L’état civil


L’état civil est connu sous le nom d’institution étatique qui fournit des preuves de divers événements et actions liés à l’état civil des individus. Mariages, naissances, décès, émancipations et même les noms et prénoms des êtres humains sont enregistrés par ces entités, qui gèrent généralement divers documents personnels. L’existence des registres civils repose sur la nécessité pour l’État de disposer d’informations fiables sur les citoyens, ce qui permet d’accomplir des tâches de protection et d’assistance sociale et d’élaborer des politiques fondées sur l’utilisation des statistiques qui en découlent. Par conséquent, lorsqu’une personne est née, il est obligatoire d’enregistrer sa naissance dans l’état civil, ce qui lui donnera droit à une pièce d’identité.

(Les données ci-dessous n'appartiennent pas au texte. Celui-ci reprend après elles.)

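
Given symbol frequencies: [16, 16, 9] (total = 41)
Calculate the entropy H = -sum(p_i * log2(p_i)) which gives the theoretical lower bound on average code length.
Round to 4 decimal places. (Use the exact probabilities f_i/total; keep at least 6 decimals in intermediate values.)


Per-symbol terms -p_i * log2(p_i) with p_i = f_i/41:
  p = 16/41 = 0.390244: log2(p) = -1.357552, -p*log2(p) = 0.529776
  p = 16/41 = 0.390244: log2(p) = -1.357552, -p*log2(p) = 0.529776
  p = 9/41 = 0.219512: log2(p) = -2.187627, -p*log2(p) = 0.480211
H = 0.529776 + 0.529776 + 0.480211 = 1.539763

H = 1.5398 bits/symbol


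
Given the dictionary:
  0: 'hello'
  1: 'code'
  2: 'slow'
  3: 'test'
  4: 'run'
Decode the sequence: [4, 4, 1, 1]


Look up each index in the dictionary:
  4 -> 'run'
  4 -> 'run'
  1 -> 'code'
  1 -> 'code'

Decoded: "run run code code"


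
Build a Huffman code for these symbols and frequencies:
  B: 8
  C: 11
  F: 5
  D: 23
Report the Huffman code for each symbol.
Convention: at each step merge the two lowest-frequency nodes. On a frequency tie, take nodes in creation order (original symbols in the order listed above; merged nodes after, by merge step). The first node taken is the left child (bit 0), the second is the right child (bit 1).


Huffman tree construction:
Step 1: Merge F(5) + B(8) = 13
Step 2: Merge C(11) + (F+B)(13) = 24
Step 3: Merge D(23) + (C+(F+B))(24) = 47
Read each symbol's code off the tree from the root (left child = 0, right child = 1).

Codes:
  B: 111 (length 3)
  C: 10 (length 2)
  F: 110 (length 3)
  D: 0 (length 1)
Average code length: 84/47 = 1.7872 bits/symbol


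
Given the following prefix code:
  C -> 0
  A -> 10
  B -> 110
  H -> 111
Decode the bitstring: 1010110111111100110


Decoding step by step:
Bits 10 -> A
Bits 10 -> A
Bits 110 -> B
Bits 111 -> H
Bits 111 -> H
Bits 10 -> A
Bits 0 -> C
Bits 110 -> B


Decoded message: AABHHACB


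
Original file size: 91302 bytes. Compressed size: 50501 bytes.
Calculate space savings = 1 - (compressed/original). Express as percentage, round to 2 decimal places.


ratio = compressed/original = 50501/91302 = 0.55312
savings = 1 - ratio = 1 - 0.55312 = 0.44688
as a percentage: 0.44688 * 100 = 44.69%

Space savings = 1 - 50501/91302 = 44.69%


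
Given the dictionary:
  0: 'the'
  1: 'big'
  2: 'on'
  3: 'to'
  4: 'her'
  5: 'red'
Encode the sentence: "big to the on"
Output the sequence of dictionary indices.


Look up each word in the dictionary:
  'big' -> 1
  'to' -> 3
  'the' -> 0
  'on' -> 2

Encoded: [1, 3, 0, 2]


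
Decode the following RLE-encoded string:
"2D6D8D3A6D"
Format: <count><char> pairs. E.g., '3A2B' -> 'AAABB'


Expanding each <count><char> pair:
  2D -> 'DD'
  6D -> 'DDDDDD'
  8D -> 'DDDDDDDD'
  3A -> 'AAA'
  6D -> 'DDDDDD'

Decoded = DDDDDDDDDDDDDDDDAAADDDDDD


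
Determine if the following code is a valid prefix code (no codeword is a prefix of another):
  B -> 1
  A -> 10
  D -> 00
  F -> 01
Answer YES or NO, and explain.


Checking each pair (does one codeword prefix another?):
  B='1' vs A='10': prefix -- VIOLATION

NO -- this is NOT a valid prefix code. B (1) is a prefix of A (10).


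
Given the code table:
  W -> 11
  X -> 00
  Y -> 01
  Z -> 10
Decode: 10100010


Decoding:
10 -> Z
10 -> Z
00 -> X
10 -> Z


Result: ZZXZ


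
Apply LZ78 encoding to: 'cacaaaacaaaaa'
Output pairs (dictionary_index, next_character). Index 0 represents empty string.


LZ78 encoding steps:
Dictionary: {0: ''}
Step 1: w='' (idx 0), next='c' -> output (0, 'c'), add 'c' as idx 1
Step 2: w='' (idx 0), next='a' -> output (0, 'a'), add 'a' as idx 2
Step 3: w='c' (idx 1), next='a' -> output (1, 'a'), add 'ca' as idx 3
Step 4: w='a' (idx 2), next='a' -> output (2, 'a'), add 'aa' as idx 4
Step 5: w='a' (idx 2), next='c' -> output (2, 'c'), add 'ac' as idx 5
Step 6: w='aa' (idx 4), next='a' -> output (4, 'a'), add 'aaa' as idx 6
Step 7: w='aa' (idx 4), end of input -> output (4, '')


Encoded: [(0, 'c'), (0, 'a'), (1, 'a'), (2, 'a'), (2, 'c'), (4, 'a'), (4, '')]


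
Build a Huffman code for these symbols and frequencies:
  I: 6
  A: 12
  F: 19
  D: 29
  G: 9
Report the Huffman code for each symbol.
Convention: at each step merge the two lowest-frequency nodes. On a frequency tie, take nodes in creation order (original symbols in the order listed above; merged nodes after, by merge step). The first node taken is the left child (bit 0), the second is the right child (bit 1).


Huffman tree construction:
Step 1: Merge I(6) + G(9) = 15
Step 2: Merge A(12) + (I+G)(15) = 27
Step 3: Merge F(19) + (A+(I+G))(27) = 46
Step 4: Merge D(29) + (F+(A+(I+G)))(46) = 75
Read each symbol's code off the tree from the root (left child = 0, right child = 1).

Codes:
  I: 1110 (length 4)
  A: 110 (length 3)
  F: 10 (length 2)
  D: 0 (length 1)
  G: 1111 (length 4)
Average code length: 163/75 = 2.1733 bits/symbol


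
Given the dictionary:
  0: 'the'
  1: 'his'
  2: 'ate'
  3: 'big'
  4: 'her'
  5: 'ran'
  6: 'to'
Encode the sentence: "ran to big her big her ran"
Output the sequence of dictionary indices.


Look up each word in the dictionary:
  'ran' -> 5
  'to' -> 6
  'big' -> 3
  'her' -> 4
  'big' -> 3
  'her' -> 4
  'ran' -> 5

Encoded: [5, 6, 3, 4, 3, 4, 5]


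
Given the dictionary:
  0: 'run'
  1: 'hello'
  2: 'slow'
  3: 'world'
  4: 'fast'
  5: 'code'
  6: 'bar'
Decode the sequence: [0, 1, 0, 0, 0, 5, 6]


Look up each index in the dictionary:
  0 -> 'run'
  1 -> 'hello'
  0 -> 'run'
  0 -> 'run'
  0 -> 'run'
  5 -> 'code'
  6 -> 'bar'

Decoded: "run hello run run run code bar"


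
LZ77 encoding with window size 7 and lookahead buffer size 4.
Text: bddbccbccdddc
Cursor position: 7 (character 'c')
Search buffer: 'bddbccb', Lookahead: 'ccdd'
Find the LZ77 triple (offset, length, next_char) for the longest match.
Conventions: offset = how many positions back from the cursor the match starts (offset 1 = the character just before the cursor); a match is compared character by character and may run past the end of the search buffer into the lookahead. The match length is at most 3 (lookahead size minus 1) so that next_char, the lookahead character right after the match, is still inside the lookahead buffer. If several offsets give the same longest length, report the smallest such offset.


Try each offset into the search buffer:
  offset=1 (pos 6, char 'b'): match length 0
  offset=2 (pos 5, char 'c'): match length 1
  offset=3 (pos 4, char 'c'): match length 2
  offset=4 (pos 3, char 'b'): match length 0
  offset=5 (pos 2, char 'd'): match length 0
  offset=6 (pos 1, char 'd'): match length 0
  offset=7 (pos 0, char 'b'): match length 0
Longest match has length 2 at offset 3.
next_char = character at position 7 + 2 = 9 -> 'd'

Best match: offset=3, length=2 (matching 'cc' starting at position 4)
LZ77 triple: (3, 2, 'd')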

Il contiendra vos nom et prénom, date de naissance, nationalité et autres données. Cette inscription dans l’état civil implique la reconnaissance de l’Etat de la personne qui vient de naître: on peut dire qu’un individu sans papiers n’existe pas pour l’Etat, et donc est en dehors du système et ne peut pas accéder aux services publics tels que l’éducation et la santé. Les droits des partenaires sont protégés lorsqu’un mariage ou un divorce est enregistré dans l’état civil. L’enregistrement du décès, en revanche, permet d’exercer le droit de succession. En bref, l’état civil est une institution de grande importance pour les citoyens, car grâce à ses actions et aux documents qu’il délivre, il est possible d’exercer un grand nombre de droits. En d’autres termes, il est clair que la présence de l’état civil et son action bénéficient à la fois à l’État et aux citoyens, car un contrôle plus important et plus fiable ne peut être négatif que pour ceux qui souhaitent se soustraire à leurs obligations.

Parmi les autres questions relatives à l’état civil figurent la protection des familles nombreuses et le recensement électoral, deux points sur lesquels les États modernes manifestent un grand intérêt pour l’existence d’un registre de leurs habitants.

N’oublions pas que la participation aux élections est obligatoire dans de nombreux pays, il est donc essentiel de suivre de près l’action de chaque citoyen, et que les familles nombreuses bénéficient souvent d’avantages particuliers, tels que des remises et de meilleures possibilités de logement. En ce qui concerne les origines de l’état civil, son contexte historique le plus éloigné se trouve dans les recensements qui ont été effectués dans certaines civilisations orientales. D’autre part, dans l’empire romain, vers le VIe siècle avant J. -C. , ils ont commencé à recueillir des données de recensement sous le règne de Servio Tulio. Déjà au IIe siècle, les règles de filiation sont nées et l’enregistrement des nouveau-nés est devenu obligatoire.

Plus tard, au Moyen Âge, le catholicisme connaît son essor et sa diffusion, ce qui donne à l’Église catholique le pouvoir de contrôler le mariage et le baptême; dans ce dernier cas, il existe également un certificat d’enregistrement. Les plus anciennes traces d’inscriptions dans les livres paroissiaux remontent au XIVe siècle dans le centre de l’Italie (régions du Latium, de la Toscane, des Marches, de l’Ombrie, du Molise et des Abruzzes) et en France. Toujours en France, mais en 1787, Louis XVI permettait le libre culte et la création d’un registre civil dans lequel la naissance, le mariage et la mort de ses habitants devaient être consignés devant les représentants de la justice royale. Un siècle plus tard, beaucoup plus de pays adoptèrent l’état civil, bien que dans certains cas son évolution fût graduelle et commença comme une institution exclusive aux moyennes et grandes villes.